Bottom Line: To gain insights into the relationship between the AQ stimulon, the PqsE stimulon and the regulatory function of PqsE, we constructed a pqsE inducible mutant (pqsEind) and compared the transcriptomes of the induced and uninduced states with a pqsA mutant.Furthermore, pqsE was required for swarming motility and virulence in plant and animal infection models in the absence of AQs, while mature biofilm development required both pqsA and pqsE.Taken together these data reveal that PqsE is a key regulator within the QS circuitry facilitating the environmental adaptation of P. aeruginosa.

View Article: PubMed Central - PubMed

Affiliation: School of Molecular Medical Sciences, Centre for Biomolecular Sciences, University Park, University of Nottingham, Nottingham NG7 2RD, UK.

ABSTRACT
The quorum sensing (QS) system of Pseudomonas aeruginosa constitutes a sophisticated genome-wide gene regulatory network employing both N-acylhomoserine lactone and 2-alkyl-4-quinolone (AQ) signal molecules.
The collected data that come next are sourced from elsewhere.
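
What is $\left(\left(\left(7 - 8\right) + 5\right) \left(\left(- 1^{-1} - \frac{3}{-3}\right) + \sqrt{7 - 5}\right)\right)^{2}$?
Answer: $32$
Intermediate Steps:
$\left(\left(\left(7 - 8\right) + 5\right) \left(\left(- 1^{-1} - \frac{3}{-3}\right) + \sqrt{7 - 5}\right)\right)^{2} = \left(\left(\left(7 - 8\right) + 5\right) \left(\left(\left(-1\right) 1 - -1\right) + \sqrt{2}\right)\right)^{2} = \left(\left(-1 + 5\right) \left(\left(-1 + 1\right) + \sqrt{2}\right)\right)^{2} = \left(4 \left(0 + \sqrt{2}\right)\right)^{2} = \left(4 \sqrt{2}\right)^{2} = 32$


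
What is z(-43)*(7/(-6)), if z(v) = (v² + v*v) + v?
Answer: -25585/6 ≈ -4264.2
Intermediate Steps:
z(v) = v + 2*v² (z(v) = (v² + v²) + v = 2*v² + v = v + 2*v²)
z(-43)*(7/(-6)) = (-43*(1 + 2*(-43)))*(7/(-6)) = (-43*(1 - 86))*(7*(-⅙)) = -43*(-85)*(-7/6) = 3655*(-7/6) = -25585/6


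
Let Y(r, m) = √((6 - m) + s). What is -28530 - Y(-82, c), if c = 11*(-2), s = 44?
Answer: -28530 - 6*√2 ≈ -28539.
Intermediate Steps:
c = -22
Y(r, m) = √(50 - m) (Y(r, m) = √((6 - m) + 44) = √(50 - m))
-28530 - Y(-82, c) = -28530 - √(50 - 1*(-22)) = -28530 - √(50 + 22) = -28530 - √72 = -28530 - 6*√2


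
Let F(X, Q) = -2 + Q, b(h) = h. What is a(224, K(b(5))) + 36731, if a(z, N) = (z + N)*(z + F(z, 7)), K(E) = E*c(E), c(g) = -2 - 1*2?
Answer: 83447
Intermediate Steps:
c(g) = -4 (c(g) = -2 - 2 = -4)
K(E) = -4*E (K(E) = E*(-4) = -4*E)
a(z, N) = (5 + z)*(N + z) (a(z, N) = (z + N)*(z + (-2 + 7)) = (N + z)*(z + 5) = (N + z)*(5 + z) = (5 + z)*(N + z))
a(224, K(b(5))) + 36731 = (224² + 5*(-4*5) + 5*224 - 4*5*224) + 36731 = (50176 + 5*(-20) + 1120 - 20*224) + 36731 = (50176 - 100 + 1120 - 4480) + 36731 = 46716 + 36731 = 83447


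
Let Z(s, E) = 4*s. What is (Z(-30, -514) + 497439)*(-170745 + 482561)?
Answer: 155072021304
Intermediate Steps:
(Z(-30, -514) + 497439)*(-170745 + 482561) = (4*(-30) + 497439)*(-170745 + 482561) = (-120 + 497439)*311816 = 497319*311816 = 155072021304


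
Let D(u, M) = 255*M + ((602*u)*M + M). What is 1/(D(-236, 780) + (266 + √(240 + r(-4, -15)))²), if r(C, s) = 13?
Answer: -110545471/12220301087006769 - 532*√253/12220301087006769 ≈ -9.0467e-9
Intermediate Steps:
D(u, M) = 256*M + 602*M*u (D(u, M) = 255*M + (602*M*u + M) = 255*M + (M + 602*M*u) = 256*M + 602*M*u)
1/(D(-236, 780) + (266 + √(240 + r(-4, -15)))²) = 1/(2*780*(128 + 301*(-236)) + (266 + √(240 + 13))²) = 1/(2*780*(128 - 71036) + (266 + √253)²) = 1/(2*780*(-70908) + (266 + √253)²) = 1/(-110616480 + (266 + √253)²)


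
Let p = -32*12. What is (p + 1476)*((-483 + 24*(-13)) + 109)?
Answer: -749112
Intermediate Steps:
p = -384
(p + 1476)*((-483 + 24*(-13)) + 109) = (-384 + 1476)*((-483 + 24*(-13)) + 109) = 1092*((-483 - 312) + 109) = 1092*(-795 + 109) = 1092*(-686) = -749112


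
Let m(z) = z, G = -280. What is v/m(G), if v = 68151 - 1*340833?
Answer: 136341/140 ≈ 973.86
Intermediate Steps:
v = -272682 (v = 68151 - 340833 = -272682)
v/m(G) = -272682/(-280) = -272682*(-1/280) = 136341/140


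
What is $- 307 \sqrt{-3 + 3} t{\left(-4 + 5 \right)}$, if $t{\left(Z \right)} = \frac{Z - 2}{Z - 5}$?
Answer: $0$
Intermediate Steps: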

AQ signalling utilizes 2-heptyl-3-hydroxy-4-quinolone (PQS) and its immediate precursor, 2-heptyl-4-quinolone (HHQ). AQ biosynthesis requires the first four genes of the pqsABCDE operon and while the biochemical function of pqsE is not known, it is required for the production of secondary metabolites such as pyocyanin. To gain insights into the relationship between the AQ stimulon, the PqsE stimulon and the regulatory function of PqsE, we constructed a pqsE inducible mutant (pqsEind) and compared the transcriptomes of the induced and uninduced states with a pqsA mutant. Of 158 genes exhibiting altered expression in the pqsA mutant, 51% were also affected in the pqsE mutant. Following induction of pqsE, 237 genes were differentially expressed compared with the wild-type strain. In the pqsEind strain, pqsA was highly expressed but following induction both pqsA expression and AQ biosynthesis were repressed, revealing a negative autoregulatory role for PqsE. Furthermore, pqsE was required for swarming motility and virulence in plant and animal infection models in the absence of AQs, while mature biofilm development required both pqsA and pqsE. Taken together these data reveal that PqsE is a key regulator within the QS circuitry facilitating the environmental adaptation of P. aeruginosa.